ONE OF THE  most popular questions I get asked is – “Are women better multitaskers than men?” The answer is – yes. Research has shown that women are better at maintaining continuity in their work in the following ways – they find it harder to get interrupted than men do and when they are interrupted they return to their tasks quicker than men do. Women are better at multitasking.

Why, is always the next question. Women have had to be. They are better at this because of they have practice of multitasking with family, home and work commitments. At the end of the day they have to pick up the kids, get meals ready and due to these factors they probably have had to be more efficient as they have a lot of tasks to do.

While women may be better at multitasking, everyone has to do some form of it in a modern-day office environment.

Technology

We have benefited a lot from technology – we can type faster, find out information faster. There is no question it has had its advantages. But it has brought the temptation to be distracted more, so really it is a double-edged sword.

With computers, there is more temptation to switch tasks more often. So if you are working on a word document, Google can get you straight to your email – and suddenly you are doing two tasks.

The office 100 years ago was a very different place. The work that went on there was actually done with different devices. So if you wanted to do a calculation you had to go to an adding machine, and if you wanted to type you had to use a typewriter. It was physically harder to change activities. With computing, it is all in the same box.

No one has actually looked at the big picture to see whether the influx in these new devices – like the iPhone – make us more efficient or if perhaps the old ways worked best.

I conducted a study where we cut off email in a workplace for five days. We found that people actually multitasked less – as in, they switched their tasks less frequently and spent longer time periods focusing on individual tasks.
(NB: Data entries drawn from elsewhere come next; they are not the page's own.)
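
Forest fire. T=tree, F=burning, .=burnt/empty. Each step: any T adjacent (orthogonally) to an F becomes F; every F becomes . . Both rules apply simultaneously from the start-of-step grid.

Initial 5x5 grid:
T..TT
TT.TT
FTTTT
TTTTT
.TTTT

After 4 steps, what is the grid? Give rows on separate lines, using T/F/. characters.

Step 1: 3 trees catch fire, 1 burn out
  T..TT
  FT.TT
  .FTTT
  FTTTT
  .TTTT
Step 2: 4 trees catch fire, 3 burn out
  F..TT
  .F.TT
  ..FTT
  .FTTT
  .TTTT
Step 3: 3 trees catch fire, 4 burn out
  ...TT
  ...TT
  ...FT
  ..FTT
  .FTTT
Step 4: 4 trees catch fire, 3 burn out
  ...TT
  ...FT
  ....F
  ...FT
  ..FTT

...TT
...FT
....F
...FT
..FTT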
We had the workers wear heart rate monitors and we found that their stress also went down.

Cognitive switching

If you spend a longer period of time thinking and focusing on a task rather than switching back and forth then that is better, because when you switch it is a cognitive switch – and it brings with it a cognitive cost.

I don’t think this kind of research is being utilised. But I think for planning information technology in a work place it needs to be looked at.
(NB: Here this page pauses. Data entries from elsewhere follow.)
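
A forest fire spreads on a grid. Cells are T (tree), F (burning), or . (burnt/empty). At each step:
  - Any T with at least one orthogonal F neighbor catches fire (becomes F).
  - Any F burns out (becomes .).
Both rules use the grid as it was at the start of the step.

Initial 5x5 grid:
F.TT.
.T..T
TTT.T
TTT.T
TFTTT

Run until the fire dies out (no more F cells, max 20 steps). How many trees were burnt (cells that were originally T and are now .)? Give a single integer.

Answer: 14

Derivation:
Step 1: +3 fires, +2 burnt (F count now 3)
Step 2: +4 fires, +3 burnt (F count now 4)
Step 3: +4 fires, +4 burnt (F count now 4)
Step 4: +1 fires, +4 burnt (F count now 1)
Step 5: +1 fires, +1 burnt (F count now 1)
Step 6: +1 fires, +1 burnt (F count now 1)
Step 7: +0 fires, +1 burnt (F count now 0)
Fire out after step 7
Initially T: 16, now '.': 23
Total burnt (originally-T cells now '.'): 14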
Following the study, we recommended batching email, which means instead of continual emailing you send it out once in the morning and once after lunch. The way people email now increases peoples’ expectations – as in people are constantly checking it to see who has replied and that can increase stress levels. If you only send it out twice a day then you will know that the reason people haven’t replied to your email is because you haven’t sent it yet, so it is a way to create more sanity in the organisation level.

We are caught between two eras. On the one hand we are living through the proliferation of all these new devices, and we can hardly keep up with these developments. On the other, as users of these devices we still haven’t found a way to successfully integrate them into our lives. We can find our information fragmented across a number of devices. We can do better – we need to make technological design match efficient usage patterns.
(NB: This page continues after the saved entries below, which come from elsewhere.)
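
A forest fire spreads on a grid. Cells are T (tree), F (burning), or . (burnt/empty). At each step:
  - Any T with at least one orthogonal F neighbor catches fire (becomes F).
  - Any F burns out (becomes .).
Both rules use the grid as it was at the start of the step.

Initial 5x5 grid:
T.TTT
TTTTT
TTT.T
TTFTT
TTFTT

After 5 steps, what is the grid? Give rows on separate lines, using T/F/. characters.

Step 1: 5 trees catch fire, 2 burn out
  T.TTT
  TTTTT
  TTF.T
  TF.FT
  TF.FT
Step 2: 6 trees catch fire, 5 burn out
  T.TTT
  TTFTT
  TF..T
  F...F
  F...F
Step 3: 5 trees catch fire, 6 burn out
  T.FTT
  TF.FT
  F...F
  .....
  .....
Step 4: 3 trees catch fire, 5 burn out
  T..FT
  F...F
  .....
  .....
  .....
Step 5: 2 trees catch fire, 3 burn out
  F...F
  .....
  .....
  .....
  .....

F...F
.....
.....
.....
.....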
My feeling is that we have gone too far. In terms of technology in work practices there have been downfalls. I think it is always better to meet face to face. In the study everyone reported how rewarding and important it was to have these face to face interactions and they said they found this was missing when they were just using their email to do business. It is so easy to just send an email but there is something to be said for the old ways of doing business.

We shouldn’t go overboard, we should still try and maintain face to face interactions.

Gloria Mark is a Professor in the Department of Informatics at the University of California, Irvine.  Her principle research areas are in human-computer interaction and computer-supported cooperative work. Her current projects include studying multi-tasking of information workers, IT use for resilience in disrupted environments, and Big Data analytics.